# LWL's Discus Tank



## lwl (Nov 18, 2011)

Here are my discus tank at my home
Spec: 
Tank 90x50x50cm
Filter jebo 829
Lamp leutech 23wattx1, 32wattx1, Moonlight ledx2
Silica sand
Serpentine Stone
Rasamala Woods
Plant: crypto green

Fish:
11 Mix discus 
5 neon tetra
4 pinguin fish
2 ottoniculus

FTS:

















FISH:


----------



## Guest (May 24, 2012)

i must admit that i like the way your tank looks :thumb:


----------



## lwl (Nov 18, 2011)

phister said:


> i must admit that i like the way your tank looks :thumb:


Thank's :thumb:


----------



## jd lover (Mar 11, 2011)

Discus are stunted...


----------



## Deeda (Oct 12, 2012)

jd lover,

Please elaborate on your reply above. I am not familiar with Discus so more information may help me understand your comment and allow me to provide better information to others in the future.


----------



## jd lover (Mar 11, 2011)

Discus are football shaped. Has vivid colors for such small size. Big eyes.
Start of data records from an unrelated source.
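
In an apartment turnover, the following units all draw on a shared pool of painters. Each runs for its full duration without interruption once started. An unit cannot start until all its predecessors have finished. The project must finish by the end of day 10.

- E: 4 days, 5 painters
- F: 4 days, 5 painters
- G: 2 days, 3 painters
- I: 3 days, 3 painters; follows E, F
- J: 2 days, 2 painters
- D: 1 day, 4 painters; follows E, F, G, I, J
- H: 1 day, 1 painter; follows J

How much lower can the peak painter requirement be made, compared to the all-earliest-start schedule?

Early-start peak: d1:15  d2:15  d3:11  d4:10  d5:3  d6:3  d7:3  d8:4  d9:0  d10:0 ⇒ 15.
Leveled (E@1, F@1, G@5, I@5, J@5, D@8, H@7): d1:10  d2:10  d3:10  d4:10  d5:8  d6:8  d7:4  d8:4  d9:0  d10:0 ⇒ 10.
Reduction 15 − 10 = 5.

5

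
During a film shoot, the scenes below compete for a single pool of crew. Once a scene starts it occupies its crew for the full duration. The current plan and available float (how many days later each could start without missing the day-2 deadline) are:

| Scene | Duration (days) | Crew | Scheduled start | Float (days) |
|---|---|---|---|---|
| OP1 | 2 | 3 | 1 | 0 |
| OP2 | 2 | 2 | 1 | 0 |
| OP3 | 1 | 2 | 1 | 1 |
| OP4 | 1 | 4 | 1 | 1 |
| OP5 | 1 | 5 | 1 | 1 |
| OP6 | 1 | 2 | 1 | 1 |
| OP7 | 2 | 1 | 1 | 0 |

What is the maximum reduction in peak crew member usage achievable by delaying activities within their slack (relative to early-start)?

6

Early-start peak: d1:19  d2:6 ⇒ 19.
Leveled (OP1@1, OP2@1, OP3@1, OP4@1, OP5@2, OP6@2, OP7@1): d1:12  d2:13 ⇒ 13.
Reduction 19 − 13 = 6.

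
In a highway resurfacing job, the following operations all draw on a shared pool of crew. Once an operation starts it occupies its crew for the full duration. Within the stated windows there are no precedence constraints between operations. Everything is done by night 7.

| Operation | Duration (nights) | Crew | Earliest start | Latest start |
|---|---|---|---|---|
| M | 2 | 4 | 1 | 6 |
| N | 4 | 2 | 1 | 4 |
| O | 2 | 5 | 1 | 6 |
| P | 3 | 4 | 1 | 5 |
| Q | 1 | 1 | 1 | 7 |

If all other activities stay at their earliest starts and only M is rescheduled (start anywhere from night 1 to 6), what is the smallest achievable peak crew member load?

12

M@1: n1:16  n2:15  n3:6  n4:2  n5:0  n6:0  n7:0 → peak 16
M@2: n1:12  n2:15  n3:10  n4:2  n5:0  n6:0  n7:0 → peak 15
M@3: n1:12  n2:11  n3:10  n4:6  n5:0  n6:0  n7:0 → peak 12
M@4: n1:12  n2:11  n3:6  n4:6  n5:4  n6:0  n7:0 → peak 12
M@5: n1:12  n2:11  n3:6  n4:2  n5:4  n6:4  n7:0 → peak 12
M@6: n1:12  n2:11  n3:6  n4:2  n5:0  n6:4  n7:4 → peak 12
Best is M@3, peak 12.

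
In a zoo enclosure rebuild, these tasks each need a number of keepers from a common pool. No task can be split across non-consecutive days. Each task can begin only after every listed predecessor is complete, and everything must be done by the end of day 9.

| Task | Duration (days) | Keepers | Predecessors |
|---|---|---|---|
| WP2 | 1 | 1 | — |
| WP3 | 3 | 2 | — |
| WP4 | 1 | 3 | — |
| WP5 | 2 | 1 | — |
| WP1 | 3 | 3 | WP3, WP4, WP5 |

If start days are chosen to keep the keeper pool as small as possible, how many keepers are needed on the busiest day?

3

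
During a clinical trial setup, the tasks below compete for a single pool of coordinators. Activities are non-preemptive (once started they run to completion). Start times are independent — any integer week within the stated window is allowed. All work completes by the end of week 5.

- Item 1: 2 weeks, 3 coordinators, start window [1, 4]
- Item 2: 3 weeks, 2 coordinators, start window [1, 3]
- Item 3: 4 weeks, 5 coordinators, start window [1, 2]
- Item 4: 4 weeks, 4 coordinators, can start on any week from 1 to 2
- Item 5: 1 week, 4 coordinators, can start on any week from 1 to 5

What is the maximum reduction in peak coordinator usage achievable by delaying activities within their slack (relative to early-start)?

6

Early-start peak: w1:18  w2:14  w3:11  w4:9  w5:0 ⇒ 18.
Leveled (Item 1@1, Item 2@3, Item 3@1, Item 4@1, Item 5@5): w1:12  w2:12  w3:11  w4:11  w5:6 ⇒ 12.
Reduction 18 − 12 = 6.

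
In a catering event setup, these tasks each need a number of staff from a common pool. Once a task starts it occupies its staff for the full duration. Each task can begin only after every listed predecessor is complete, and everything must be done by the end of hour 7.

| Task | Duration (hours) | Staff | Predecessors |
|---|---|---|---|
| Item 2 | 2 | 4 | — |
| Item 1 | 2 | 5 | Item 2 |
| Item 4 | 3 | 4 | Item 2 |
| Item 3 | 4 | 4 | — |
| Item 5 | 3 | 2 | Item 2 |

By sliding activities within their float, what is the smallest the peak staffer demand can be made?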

Chances are they are over 6months old and looking to be about 2.5-3 inches.


----------



## mok3t (Nov 28, 2008)

Agreed, tank is breathtaking but the discus look like they have big heads.


----------



## jd lover (Mar 11, 2011)

for comparason my 2 juvies vs his last 2 pictures


----------



## countryboy814 (Feb 19, 2012)

mok3t said:


> Agreed, tank is breathtaking but the discus look like they have big heads.


Discus are just heads.


----------